7. Ion exchange method
The metal cations (such as Na) of certain crystalline substances (such as synthetic zeolite molecular sieves) can be exchanged with other cations. Put it into a solution containing ions of other metals (such as rare earth elements and some precious metals), and exchange other metal ions with Na under controlled concentration, temperature, and pH conditions.
New methods under development
①Chemical bonding law. This method is now widely used in the manufacture of polymerization catalysts. Its purpose is to solidify the homogeneous catalyst. Carriers that can chemically bond with transition metal complexes have certain functional groups on the surface (or functional groups after chemical treatment), such as -X, -CH2X, and -OH groups. This kind of carrier is reacted with phosphine, arsine or amine to make it phosphine, arsine or aminated, and then use the lone electron of phosphorus, arsenic or nitrogen atom on the surface to coordinate with the central metal ion of the transition metal complex By combining, a chemically bonded solid phase catalyst can be obtained, such as the production of Ziegler-Natta catalyst, a carrier for the bulk liquid phase polymerization of propylene.
② Fibrosis method.

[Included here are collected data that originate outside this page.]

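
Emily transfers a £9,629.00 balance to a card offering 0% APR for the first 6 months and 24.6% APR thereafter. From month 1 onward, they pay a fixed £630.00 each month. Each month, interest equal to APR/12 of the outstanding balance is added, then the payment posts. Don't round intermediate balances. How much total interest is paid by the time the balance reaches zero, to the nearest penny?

£706.95

Promo months 1–6 at r₀ = 0%/12 = 0; months 7+ at r₁ = 24.6%/12 = 0.0205.
After month 6 (no interest yet): B = £9,629.00 − 6·£630.00 = £5,849.00.
Then at r₁ with £630.00/mo: n₂ = −ln(1 − r₁·B/P)/ln(1+r₁) ≈ 10.40 → 11 more payments.
Total paid = 16·£630.00 + £255.95 = £10,335.95; interest = £10,335.95 − £9,629.00 = £706.95.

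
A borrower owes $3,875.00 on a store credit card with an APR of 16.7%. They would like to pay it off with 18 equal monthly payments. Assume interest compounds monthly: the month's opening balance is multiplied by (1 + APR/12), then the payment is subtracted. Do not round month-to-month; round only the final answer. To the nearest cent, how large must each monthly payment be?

$244.85

Monthly rate r = 16.7%/12 = 1.39167% = 0.0139167.
Level-payment amortization: P = B₀·r / (1 − (1+r)^(−n)) = 3875.00·0.0139167 / (1 − 1.01392^(−18)).
Denominator 1 − (1+r)^(−18) = 0.220242997.
P = 53.9271 / 0.220242997 ≈ 244.85.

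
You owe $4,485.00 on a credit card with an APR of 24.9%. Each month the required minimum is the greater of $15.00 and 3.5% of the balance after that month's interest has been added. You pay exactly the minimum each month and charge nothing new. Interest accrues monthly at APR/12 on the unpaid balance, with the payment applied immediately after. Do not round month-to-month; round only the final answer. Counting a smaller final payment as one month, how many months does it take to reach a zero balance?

Monthly rate r = 24.9%/12 = 2.075% = 0.02075.
While 3.5% of the post-interest balance exceeds $15.00, each month B ← (B·(1+r))·(1 − 0.035), i.e. B shrinks by the factor (1+r)·0.965 = 0.98502.
This holds for months 1–157. Entering month 158 the balance is $419.66; 3.5% of the post-interest balance is now below $15.00, so the flat $15.00 minimum applies from here.
From month 158 a fixed $15.00 at rate r clears $419.66 in 43 more payments. Total: 157 + 43 = 200 months.

200 months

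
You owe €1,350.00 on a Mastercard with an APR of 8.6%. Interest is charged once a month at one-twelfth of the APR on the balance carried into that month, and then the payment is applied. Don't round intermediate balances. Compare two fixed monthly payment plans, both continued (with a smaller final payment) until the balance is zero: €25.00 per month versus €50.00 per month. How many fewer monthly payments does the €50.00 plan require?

38 fewer payments

Monthly rate r = 8.6%/12 = 0.716667% = 0.00716667.
At €25.00/mo: n = ⌈−ln(1 − rB₀/P)/ln(1+r)⌉ = 69 payments (last €13.31); total interest = total paid − €1,350.00 = €363.31.
At €50.00/mo: 31 payments (last €5.75); total interest €155.75.
Payments saved = 69 − 31 = 38.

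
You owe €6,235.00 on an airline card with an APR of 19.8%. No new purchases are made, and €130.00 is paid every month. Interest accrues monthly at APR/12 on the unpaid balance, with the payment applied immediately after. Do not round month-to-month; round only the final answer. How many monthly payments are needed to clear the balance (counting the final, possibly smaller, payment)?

96 months

Monthly rate r = 19.8%/12 = 1.65% = 0.0165.
Recurrence: B ← B·(1+r) − €130.00.
Month 1: interest €102.88; balance after payment €6,207.88.
Month 2: interest €102.43; balance after payment €6,180.31.
Closed form: n = −ln(1 − rB₀/P)/ln(1+r) = −ln(0.20863)/ln(1.0165) ≈ 95.761, so the balance reaches zero during payment 96.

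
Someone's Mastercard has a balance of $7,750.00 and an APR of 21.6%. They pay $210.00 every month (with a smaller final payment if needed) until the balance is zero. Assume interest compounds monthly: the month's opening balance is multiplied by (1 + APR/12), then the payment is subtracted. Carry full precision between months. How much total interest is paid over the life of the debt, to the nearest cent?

$5,098.65

Monthly rate r = 21.6%/12 = 1.8% = 0.018.
Payoff takes n = ⌈−ln(1 − rB₀/P)/ln(1+r)⌉ = ⌈61.183⌉ = 62 payments; the last is $38.65.
Total paid = 61·$210.00 + $38.65 = $12,848.65.
Total interest = total paid − principal = $12,848.65 − $7,750.00 = $5,098.65.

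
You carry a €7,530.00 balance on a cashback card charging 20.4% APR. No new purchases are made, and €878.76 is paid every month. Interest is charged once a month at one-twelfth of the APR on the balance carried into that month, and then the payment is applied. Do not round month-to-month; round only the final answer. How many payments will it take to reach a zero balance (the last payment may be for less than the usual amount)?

Monthly rate r = 20.4%/12 = 1.7% = 0.017.
Recurrence: B ← B·(1+r) − €878.76.
Month 1: interest €128.01; balance after payment €6,779.25.
Month 2: interest €115.25; balance after payment €6,015.74.
Closed form: n = −ln(1 − rB₀/P)/ln(1+r) = −ln(0.85433)/ln(1.017) ≈ 9.340, so the balance reaches zero during payment 10.

10 payments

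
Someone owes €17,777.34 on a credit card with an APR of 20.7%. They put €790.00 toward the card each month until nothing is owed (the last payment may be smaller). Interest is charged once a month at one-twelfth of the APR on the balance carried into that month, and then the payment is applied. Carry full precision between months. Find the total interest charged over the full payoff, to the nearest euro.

Monthly rate r = 20.7%/12 = 1.725% = 0.01725.
Payoff takes n = ⌈−ln(1 − rB₀/P)/ln(1+r)⌉ = ⌈28.727⌉ = 29 payments; the last is €575.46.
Total paid = 28·€790.00 + €575.46 = €22,695.46.
Total interest = total paid − principal = €22,695.46 − €17,777.34 = €4,918.12.

€4,918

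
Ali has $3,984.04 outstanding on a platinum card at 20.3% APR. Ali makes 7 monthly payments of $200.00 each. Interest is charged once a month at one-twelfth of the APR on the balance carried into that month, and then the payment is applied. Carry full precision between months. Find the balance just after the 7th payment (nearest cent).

$3,007.36

Monthly rate r = 20.3%/12 = 1.69167% = 0.0169167.
Each month: B ← B·(1+r) − $200.00.
Month 1: interest $67.40; balance after payment $3,851.44.
Month 2: interest $65.15; balance after payment $3,716.59.
Month 3: interest $62.87; balance after payment $3,579.46.
Month 4: interest $60.55; balance after payment $3,440.02.
Month 5: interest $58.19; balance after payment $3,298.21.
Month 6: interest $55.79; balance after payment $3,154.00.
Month 7: interest $53.36; balance after payment $3,007.36.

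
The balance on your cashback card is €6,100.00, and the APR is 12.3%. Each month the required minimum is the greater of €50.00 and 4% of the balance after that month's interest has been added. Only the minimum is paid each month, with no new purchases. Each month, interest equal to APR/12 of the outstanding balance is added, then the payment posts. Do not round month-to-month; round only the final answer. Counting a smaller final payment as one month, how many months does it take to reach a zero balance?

Monthly rate r = 12.3%/12 = 1.025% = 0.01025.
While 4% of the post-interest balance exceeds €50.00, each month B ← (B·(1+r))·(1 − 0.04), i.e. B shrinks by the factor (1+r)·0.96 = 0.96984.
This holds for months 1–53. Entering month 54 the balance is €1,203.47; 4% of the post-interest balance is now below €50.00, so the flat €50.00 minimum applies from here.
From month 54 a fixed €50.00 at rate r clears €1,203.47 in 28 more payments. Total: 53 + 28 = 81 months.

81 months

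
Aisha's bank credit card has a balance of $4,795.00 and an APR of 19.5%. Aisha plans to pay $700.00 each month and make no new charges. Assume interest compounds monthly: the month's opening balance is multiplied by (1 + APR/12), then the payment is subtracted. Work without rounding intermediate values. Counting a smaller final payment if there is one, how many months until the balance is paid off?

8 months

Monthly rate r = 19.5%/12 = 1.625% = 0.01625.
Recurrence: B ← B·(1+r) − $700.00.
Month 1: interest $77.92; balance after payment $4,172.92.
Month 2: interest $67.81; balance after payment $3,540.73.
Closed form: n = −ln(1 − rB₀/P)/ln(1+r) = −ln(0.88869)/ln(1.01625) ≈ 7.321, so the balance reaches zero during payment 8.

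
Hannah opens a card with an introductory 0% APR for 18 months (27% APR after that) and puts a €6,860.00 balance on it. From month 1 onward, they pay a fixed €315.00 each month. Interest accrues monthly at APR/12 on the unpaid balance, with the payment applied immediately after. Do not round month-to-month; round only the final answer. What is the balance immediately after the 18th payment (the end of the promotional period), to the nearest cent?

€1,190.00

Promo months 1–18 at r₀ = 0%/12 = 0; months 19+ at r₁ = 27%/12 = 0.0225.
After month 18 (no interest yet): B = €6,860.00 − 18·€315.00 = €1,190.00.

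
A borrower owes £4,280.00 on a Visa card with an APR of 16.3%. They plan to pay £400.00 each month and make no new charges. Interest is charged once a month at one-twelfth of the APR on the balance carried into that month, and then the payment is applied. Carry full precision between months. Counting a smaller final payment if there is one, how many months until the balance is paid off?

12 months

Monthly rate r = 16.3%/12 = 1.35833% = 0.0135833.
Recurrence: B ← B·(1+r) − £400.00.
Month 1: interest £58.14; balance after payment £3,938.14.
Month 2: interest £53.49; balance after payment £3,591.63.
Closed form: n = −ln(1 − rB₀/P)/ln(1+r) = −ln(0.85466)/ln(1.01358) ≈ 11.641, so the balance reaches zero during payment 12.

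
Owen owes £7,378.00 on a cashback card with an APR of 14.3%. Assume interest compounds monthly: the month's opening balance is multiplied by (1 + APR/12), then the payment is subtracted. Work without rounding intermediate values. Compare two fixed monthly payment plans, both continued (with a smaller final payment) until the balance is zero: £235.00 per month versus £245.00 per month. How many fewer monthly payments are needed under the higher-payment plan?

2 fewer payments

Monthly rate r = 14.3%/12 = 1.19167% = 0.0119167.
At £235.00/mo: n = ⌈−ln(1 − rB₀/P)/ln(1+r)⌉ = 40 payments (last £131.55); total interest = total paid − £7,378.00 = £1,918.55.
At £245.00/mo: 38 payments (last £128.59); total interest £1,815.59.
Payments saved = 40 − 38 = 2.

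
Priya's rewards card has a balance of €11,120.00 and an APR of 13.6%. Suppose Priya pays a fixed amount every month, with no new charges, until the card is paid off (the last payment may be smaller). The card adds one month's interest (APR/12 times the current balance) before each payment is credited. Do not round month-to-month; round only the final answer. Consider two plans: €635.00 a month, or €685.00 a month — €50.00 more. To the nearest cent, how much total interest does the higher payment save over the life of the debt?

€107.91

Monthly rate r = 13.6%/12 = 1.13333% = 0.0113333.
At €635.00/mo: n = ⌈−ln(1 − rB₀/P)/ln(1+r)⌉ = 20 payments (last €401.29); total interest = total paid − €11,120.00 = €1,346.29.
At €685.00/mo: 19 payments (last €28.38); total interest €1,238.38.
Interest saved = €1,346.29 − €1,238.38 = €107.91.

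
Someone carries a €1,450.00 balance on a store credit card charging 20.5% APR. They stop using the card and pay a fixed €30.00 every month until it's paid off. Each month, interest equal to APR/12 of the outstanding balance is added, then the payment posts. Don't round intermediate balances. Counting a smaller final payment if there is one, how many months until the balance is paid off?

104 payments

Monthly rate r = 20.5%/12 = 1.70833% = 0.0170833.
Recurrence: B ← B·(1+r) − €30.00.
Month 1: interest €24.77; balance after payment €1,444.77.
Month 2: interest €24.68; balance after payment €1,439.45.
Closed form: n = −ln(1 − rB₀/P)/ln(1+r) = −ln(0.17431)/ln(1.01708) ≈ 103.131, so the balance reaches zero during payment 104.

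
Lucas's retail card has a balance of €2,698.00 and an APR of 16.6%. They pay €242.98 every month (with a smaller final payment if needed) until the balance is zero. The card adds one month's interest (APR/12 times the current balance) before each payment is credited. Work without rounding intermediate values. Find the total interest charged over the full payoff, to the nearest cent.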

Used in the manufacture of precious metal-containing supported catalysts. For example, the borosilicate is drawn into glass fiber filaments, corroded with concentrated hydrochloric acid solution to become a porous glass fiber carrier, and then impregnated with chloroplatinic acid solution to carry platinum components. According to the practical situation, the fiber catalyst can be pressed into various shapes and required tightness. For example, the catalyst used for the oxidation of automobile exhaust gas can be compressed in a short round tube. If it is not an oxidation process, carbon fiber can also be used. The manufacturing process of the fiber catalyst is complicated and costly.